2024 Autor: Harry Day | [email protected]. Última modificação: 2023-12-17 15:52
A tese principal deste texto é que qualquer experiência é organizada como uma neurose. E se tomarmos esta tese como um ponto de partida para a compreensão da regulação mental, não há sentido em falar sobre saúde mental em geral. Se a saúde mental for substituída pelo conceito de norma condicional, a norma não será a ausência de neurose como início da patologia, mas o grau mínimo de sua gravidade, que desempenha importantes funções regulatórias
Como você sabe, uma das descobertas mais importantes de Freud foi a ideia de que a neurose é o resultado de um conflito intrapessoal, enquanto a psicose diz respeito à relação entre o sujeito e a realidade. O tema central do conflito intrapessoal, em termos modernos, é encontrar um equilíbrio entre pertencimento e autonomia. A partir da teoria das relações objetais, entendemos que a personalidade é uma consequência da experiência acumulada de relações com pessoas que cuidam e a individualidade aparece no decorrer de sucessivas identificações e atribuições de imagens de outras pessoas.

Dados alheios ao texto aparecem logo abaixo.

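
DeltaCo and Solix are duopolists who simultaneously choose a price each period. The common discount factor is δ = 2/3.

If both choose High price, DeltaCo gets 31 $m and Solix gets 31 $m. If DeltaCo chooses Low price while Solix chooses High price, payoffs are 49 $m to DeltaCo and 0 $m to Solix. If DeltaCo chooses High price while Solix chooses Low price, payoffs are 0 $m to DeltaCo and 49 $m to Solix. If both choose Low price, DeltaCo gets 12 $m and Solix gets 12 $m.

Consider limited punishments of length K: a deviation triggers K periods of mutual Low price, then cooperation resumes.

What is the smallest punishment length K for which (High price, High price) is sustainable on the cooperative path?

2

No profitable deviation requires (31−12)(δ+…+δ^K) ≥ 49−31, i.e. δ+…+δ^K ≥ 18/19 ≈ 0.9474.
With δ = 2/3, the partial sums are K=1: 0.6667, K=2: 1.1111.
K = 2 is the first length at which the sum reaches 0.9474.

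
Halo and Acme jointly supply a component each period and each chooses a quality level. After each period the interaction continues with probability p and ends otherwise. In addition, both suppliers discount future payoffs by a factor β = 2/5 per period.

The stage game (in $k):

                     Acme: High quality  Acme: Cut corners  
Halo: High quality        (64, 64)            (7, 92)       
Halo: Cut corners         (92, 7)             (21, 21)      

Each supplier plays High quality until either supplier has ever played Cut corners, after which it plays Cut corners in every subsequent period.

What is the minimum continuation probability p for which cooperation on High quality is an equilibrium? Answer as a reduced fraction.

70/71

With continuation probability p and discount β, the effective per-period discount factor is βp.
Grim-trigger IC: βp ≥ (92−64)/(92−21) = 28/71.
So p ≥ (28/71)/(2/5) = 70/71.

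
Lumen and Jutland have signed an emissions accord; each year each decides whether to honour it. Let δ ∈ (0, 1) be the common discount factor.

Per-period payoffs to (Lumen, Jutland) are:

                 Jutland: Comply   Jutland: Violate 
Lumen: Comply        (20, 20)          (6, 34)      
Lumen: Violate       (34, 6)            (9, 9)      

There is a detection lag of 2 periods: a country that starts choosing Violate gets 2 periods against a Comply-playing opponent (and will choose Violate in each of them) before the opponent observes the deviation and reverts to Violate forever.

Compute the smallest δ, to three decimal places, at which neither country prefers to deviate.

0.748

The best deviation is to choose Violate for all 2 undetected periods, earning 34 each, then 9 forever once detected.
Deviation value: 34(1−δ^2)/(1−δ) + 9δ^2/(1−δ); cooperation value: 20/(1−δ).
IC: 20 ≥ 34(1−δ^2) + 9δ^2 = 34 − 25δ^2.
So δ^2 ≥ 14/25, giving δ ≥ (14/25)^(1/2) ≈ 0.748.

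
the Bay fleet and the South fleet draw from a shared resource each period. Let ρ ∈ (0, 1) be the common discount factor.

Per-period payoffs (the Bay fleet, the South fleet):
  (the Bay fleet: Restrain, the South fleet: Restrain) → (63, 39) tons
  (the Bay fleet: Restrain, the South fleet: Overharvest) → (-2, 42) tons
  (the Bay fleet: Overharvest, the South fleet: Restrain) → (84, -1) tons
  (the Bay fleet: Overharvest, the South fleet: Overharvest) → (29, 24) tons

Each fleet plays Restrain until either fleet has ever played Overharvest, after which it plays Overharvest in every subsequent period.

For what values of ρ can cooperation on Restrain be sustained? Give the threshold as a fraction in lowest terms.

21/55

For the Bay fleet: deviation gain 84−63 = 21, per-period punishment loss 63−29 = 34. IC gives ρ ≥ 21/55.
For the South fleet: gain 3, loss 15 per period, so ρ ≥ 3/18 = 1/6.
The tighter constraint is the Bay fleet's, so cooperation needs ρ ≥ 21/55.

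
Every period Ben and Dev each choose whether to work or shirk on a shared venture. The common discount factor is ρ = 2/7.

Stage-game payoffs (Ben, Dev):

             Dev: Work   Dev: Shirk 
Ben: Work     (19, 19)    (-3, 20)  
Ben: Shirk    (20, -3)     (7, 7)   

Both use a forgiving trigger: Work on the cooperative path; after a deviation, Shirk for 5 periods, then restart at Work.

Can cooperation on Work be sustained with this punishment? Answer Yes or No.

Comparing payoff streams over the 6 periods until play realigns: cooperate → 19(1+ρ+…+ρ^5); deviate → 20 + 7(ρ+…+ρ^5).
Cooperation is sustained iff (19−7)(ρ+…+ρ^5) ≥ 20−19.
ρ+…+ρ^5 = 2/7·(1−(2/7)^5)/(1−2/7) = 0.3992, and (20−19)/(19−7) = 0.0833.
0.3992 ≥ 0.0833, so cooperation is sustainable.

Yes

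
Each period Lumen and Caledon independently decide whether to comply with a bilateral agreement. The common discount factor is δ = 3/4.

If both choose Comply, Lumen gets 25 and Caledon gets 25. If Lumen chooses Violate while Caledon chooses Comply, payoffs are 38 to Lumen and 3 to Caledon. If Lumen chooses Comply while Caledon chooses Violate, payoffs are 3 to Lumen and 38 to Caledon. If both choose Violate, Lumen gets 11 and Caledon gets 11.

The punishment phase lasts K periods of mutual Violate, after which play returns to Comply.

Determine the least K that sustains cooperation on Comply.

2

IC: δ(1−δ^K)/(1−δ) ≥ (38−25)/(25−11) = 13/14.
With δ = 3/4: need 1 − δ^K ≥ 13/14·(1−3/4)/(3/4), i.e. δ^K ≤ 0.6905.
Since (3/4)^1 = 0.7500 and (3/4)^2 = 0.5625, the smallest such K is 2.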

Uma neurose surge quando um objeto aparece. Qualquer comunicação saudável é uma decisão neurótica justamente porque reconhece a existência de um objeto diferente de mim, investido pelo meu interesse. Nesse plano, um mentalmente sadio, isto é, desprovido de neurose, é um sujeito com um transtorno narcisista maligno que nega a separação do Outro e o trata como uma extensão de si mesmo. Portanto, a neurose como estrutura de relações nasce de uma situação esquizo-paranóica, dentro da qual é impossível sobreviver à perda, pois para isso é preciso primeiro abandonar a ideia de possessão onipotente.
Surge uma situação paradoxal - a perda da posição narcísica e o reconhecimento do Outro como objeto separado ajuda o sujeito a se aproximar de uma melhor compreensão de si mesmo, pois para encontrar o Outro é necessário primeiro avançar até dele quanto possível, isto é, para realizar uma separação qualitativa. Portanto, o compromisso neurótico é a condição básica do relacionamento.
Uma boa separação pressupõe não apenas a separação de si mesmo como sujeito autônomo, mas também alguma detecção dos mesmos sujeitos ao seu redor. O conflito edipiano introduz uma pessoa no mundo da multidão humana; portanto, a neurose não é uma fronteira entre a saúde e a patologia, mas entre a dissolução e a solidão.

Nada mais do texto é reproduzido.